Strangely enough, Fowler now seems pro-Auburn. He thanked us endlessly after UGA-gameday in 2004. He spent that night in the Supper Club. My bammer buddy has witnessed Fowler in full-on bammer-hatin mode, which amused me.
As for that gameday, 11 year old me made it on TV that day. I was the very small “N” sweatshirt with a 5 adults, the largest of which was my dad, wearing “R”…
continuing, you can see a “4 years later” version of that in the 2001 Program on page 11 (taken at the 1999 iron bowl)
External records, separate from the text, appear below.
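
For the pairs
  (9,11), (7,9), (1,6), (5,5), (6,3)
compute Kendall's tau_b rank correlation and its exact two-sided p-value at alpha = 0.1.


Step 1: Enumerate the 10 unordered pairs (i,j) with i<j and classify each by sign(x_j-x_i) * sign(y_j-y_i).
  (1,2):dx=-2,dy=-2->C; (1,3):dx=-8,dy=-5->C; (1,4):dx=-4,dy=-6->C; (1,5):dx=-3,dy=-8->C
  (2,3):dx=-6,dy=-3->C; (2,4):dx=-2,dy=-4->C; (2,5):dx=-1,dy=-6->C; (3,4):dx=+4,dy=-1->D
  (3,5):dx=+5,dy=-3->D; (4,5):dx=+1,dy=-2->D
Step 2: C = 7, D = 3, total pairs = 10.
Step 3: tau = (C - D)/(n(n-1)/2) = (7 - 3)/10 = 0.400000.
Step 4: Exact two-sided p-value (enumerate n! = 120 permutations of y under H0): p = 0.483333.
Step 5: alpha = 0.1. fail to reject H0.

tau_b = 0.4000 (C=7, D=3), p = 0.483333, fail to reject H0.


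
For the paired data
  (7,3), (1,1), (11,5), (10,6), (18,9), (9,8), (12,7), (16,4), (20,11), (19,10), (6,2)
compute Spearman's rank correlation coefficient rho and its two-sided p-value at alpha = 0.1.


Step 1: Rank x and y separately (midranks; no ties here).
rank(x): 7->3, 1->1, 11->6, 10->5, 18->9, 9->4, 12->7, 16->8, 20->11, 19->10, 6->2
rank(y): 3->3, 1->1, 5->5, 6->6, 9->9, 8->8, 7->7, 4->4, 11->11, 10->10, 2->2
Step 2: d_i = R_x(i) - R_y(i); compute d_i^2.
  (3-3)^2=0, (1-1)^2=0, (6-5)^2=1, (5-6)^2=1, (9-9)^2=0, (4-8)^2=16, (7-7)^2=0, (8-4)^2=16, (11-11)^2=0, (10-10)^2=0, (2-2)^2=0
sum(d^2) = 34.
Step 3: rho = 1 - 6*34 / (11*(11^2 - 1)) = 1 - 204/1320 = 0.845455.
Step 4: Under H0, t = rho * sqrt((n-2)/(1-rho^2)) = 4.7493 ~ t(9).
Step 5: Two-sided p-value from the t-distribution with 9 df = 0.001045.
Step 6: alpha = 0.1. reject H0.

rho = 0.8455, p = 0.001045, reject H0 at alpha = 0.1.


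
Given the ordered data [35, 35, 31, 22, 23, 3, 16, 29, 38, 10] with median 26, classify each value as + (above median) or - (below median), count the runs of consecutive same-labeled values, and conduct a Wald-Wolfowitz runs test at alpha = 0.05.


Step 1: Compute median = 26; label A = above, B = below.
Labels in order: AAABBBBAAB  (n_A = 5, n_B = 5)
Step 2: Count runs R = 4.
Step 3: Under H0 (random ordering), E[R] = 2*n_A*n_B/(n_A+n_B) + 1 = 2*5*5/10 + 1 = 6.0000.
        Var[R] = 2*n_A*n_B*(2*n_A*n_B - n_A - n_B) / ((n_A+n_B)^2 * (n_A+n_B-1)) = 2000/900 = 2.2222.
        SD[R] = 1.4907.
Step 4: Continuity-corrected z = (R + 0.5 - E[R]) / SD[R] = (4 + 0.5 - 6.0000) / 1.4907 = -1.0062.
Step 5: Two-sided p-value via normal approximation = 2*(1 - Phi(|z|)) = 0.314305.
Step 6: alpha = 0.05. fail to reject H0.

R = 4, z = -1.0062, p = 0.314305, fail to reject H0.


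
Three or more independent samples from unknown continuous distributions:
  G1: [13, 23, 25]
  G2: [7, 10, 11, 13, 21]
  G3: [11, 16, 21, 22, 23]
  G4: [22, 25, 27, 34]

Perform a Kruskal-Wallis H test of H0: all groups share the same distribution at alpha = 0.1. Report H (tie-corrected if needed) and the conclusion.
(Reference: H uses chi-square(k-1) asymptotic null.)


Step 1: Combine all N = 17 observations and assign midranks.
sorted (value, group, rank): (7,G2,1), (10,G2,2), (11,G2,3.5), (11,G3,3.5), (13,G1,5.5), (13,G2,5.5), (16,G3,7), (21,G2,8.5), (21,G3,8.5), (22,G3,10.5), (22,G4,10.5), (23,G1,12.5), (23,G3,12.5), (25,G1,14.5), (25,G4,14.5), (27,G4,16), (34,G4,17)
Step 2: Sum ranks within each group.
R_1 = 32.5 (n_1 = 3)
R_2 = 20.5 (n_2 = 5)
R_3 = 42 (n_3 = 5)
R_4 = 58 (n_4 = 4)
Step 3: H = 12/(N(N+1)) * sum(R_i^2/n_i) - 3(N+1)
     = 12/(17*18) * (32.5^2/3 + 20.5^2/5 + 42^2/5 + 58^2/4) - 3*18
     = 0.039216 * 1629.93 - 54
     = 9.918954.
Step 4: Ties present; correction factor C = 1 - 36/(17^3 - 17) = 0.992647. Corrected H = 9.918954 / 0.992647 = 9.992428.
Step 5: Under H0, H ~ chi^2(3); p-value = 0.018631.
Step 6: alpha = 0.1. reject H0.

H = 9.9924, df = 3, p = 0.018631, reject H0.


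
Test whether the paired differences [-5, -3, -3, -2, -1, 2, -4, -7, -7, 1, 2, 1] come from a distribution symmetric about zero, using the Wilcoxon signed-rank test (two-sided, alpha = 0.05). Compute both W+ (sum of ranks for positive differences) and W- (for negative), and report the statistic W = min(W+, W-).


Step 1: Drop any zero differences (none here) and take |d_i|.
|d| = [5, 3, 3, 2, 1, 2, 4, 7, 7, 1, 2, 1]
Step 2: Midrank |d_i| (ties get averaged ranks).
ranks: |5|->10, |3|->7.5, |3|->7.5, |2|->5, |1|->2, |2|->5, |4|->9, |7|->11.5, |7|->11.5, |1|->2, |2|->5, |1|->2
Step 3: Attach original signs; sum ranks with positive sign and with negative sign.
W+ = 5 + 2 + 5 + 2 = 14
W- = 10 + 7.5 + 7.5 + 5 + 2 + 9 + 11.5 + 11.5 = 64
(Check: W+ + W- = 78 should equal n(n+1)/2 = 78.)
Step 4: Test statistic W = min(W+, W-) = 14.
Step 5: Ties in |d|, so use the tie-corrected normal approximation.
        E[W] = n(n+1)/4 = 12*13/4 = 39.
        Tie groups: |d|=1 (t=3), |d|=2 (t=3), |d|=3 (t=2), |d|=7 (t=2); sum(t^3 - t) = 60.
        Var[W] = n(n+1)(2n+1)/24 - sum(t^3-t)/48 = 3900/24 - 60/48 = 161.25.
        z = (W - E[W]) / sqrt(Var[W]) = (14 - 39) / 12.6984 = -1.9687.
        Two-sided p = 2*Phi(z) = 0.048982.
Step 6: alpha = 0.05. reject H0.

W+ = 14, W- = 64, W = min = 14, p = 0.048982, reject H0.


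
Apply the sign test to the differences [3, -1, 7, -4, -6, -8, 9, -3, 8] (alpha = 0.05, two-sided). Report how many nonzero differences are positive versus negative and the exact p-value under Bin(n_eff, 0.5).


Step 1: Discard zero differences. Original n = 9; n_eff = number of nonzero differences = 9.
Nonzero differences (with sign): +3, -1, +7, -4, -6, -8, +9, -3, +8
Step 2: Count signs: positive = 4, negative = 5.
Step 3: Under H0: P(positive) = 0.5, so the number of positives S ~ Bin(9, 0.5).
Step 4: Two-sided exact p-value = sum of Bin(9,0.5) probabilities at or below the observed probability = 1.000000.
Step 5: alpha = 0.05. fail to reject H0.

n_eff = 9, pos = 4, neg = 5, p = 1.000000, fail to reject H0.


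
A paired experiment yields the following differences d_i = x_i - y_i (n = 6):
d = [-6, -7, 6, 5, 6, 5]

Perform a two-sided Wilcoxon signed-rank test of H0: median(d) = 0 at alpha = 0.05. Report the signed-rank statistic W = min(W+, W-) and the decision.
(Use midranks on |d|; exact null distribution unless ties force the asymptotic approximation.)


Step 1: Drop any zero differences (none here) and take |d_i|.
|d| = [6, 7, 6, 5, 6, 5]
Step 2: Midrank |d_i| (ties get averaged ranks).
ranks: |6|->4, |7|->6, |6|->4, |5|->1.5, |6|->4, |5|->1.5
Step 3: Attach original signs; sum ranks with positive sign and with negative sign.
W+ = 4 + 1.5 + 4 + 1.5 = 11
W- = 4 + 6 = 10
(Check: W+ + W- = 21 should equal n(n+1)/2 = 21.)
Step 4: Test statistic W = min(W+, W-) = 10.
Step 5: Ties in |d|, so use the tie-corrected normal approximation.
        E[W] = n(n+1)/4 = 6*7/4 = 10.5.
        Tie groups: |d|=5 (t=2), |d|=6 (t=3); sum(t^3 - t) = 30.
        Var[W] = n(n+1)(2n+1)/24 - sum(t^3-t)/48 = 546/24 - 30/48 = 22.125.
        z = (W - E[W]) / sqrt(Var[W]) = (10 - 10.5) / 4.7037 = -0.1063.
        Two-sided p = 2*Phi(z) = 0.915345.
Step 6: alpha = 0.05. fail to reject H0.

W+ = 11, W- = 10, W = min = 10, p = 0.915345, fail to reject H0.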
http://www.thepat.org/Sportsguy/Sports%20Post10_files/image002.jpg
Does anyone have any pictures of that 1995 Game Day? I’ve been trying to find some, but can’t seem to.
Funny article…
Mr. Plexico, remember this. Those who “can”, “do”….those who “can’t”, “teach”.
Lessons learned…
And those who can’t do *or* teach… mostly whine. 🙂
Fowler voted an 11-2 Auburn team No. 14 in the final poll for the 2006 season. Herbstreit also put us at No. 18. I think only one other voter put us outside the Top 10, and that vote was at No. 11.
thts my dad!
Reminds me of a sign back in 1987 during the Florida game:
Emmitt
Smith
Picks his
Nose
~Emmitt was suppose to come to Auburn.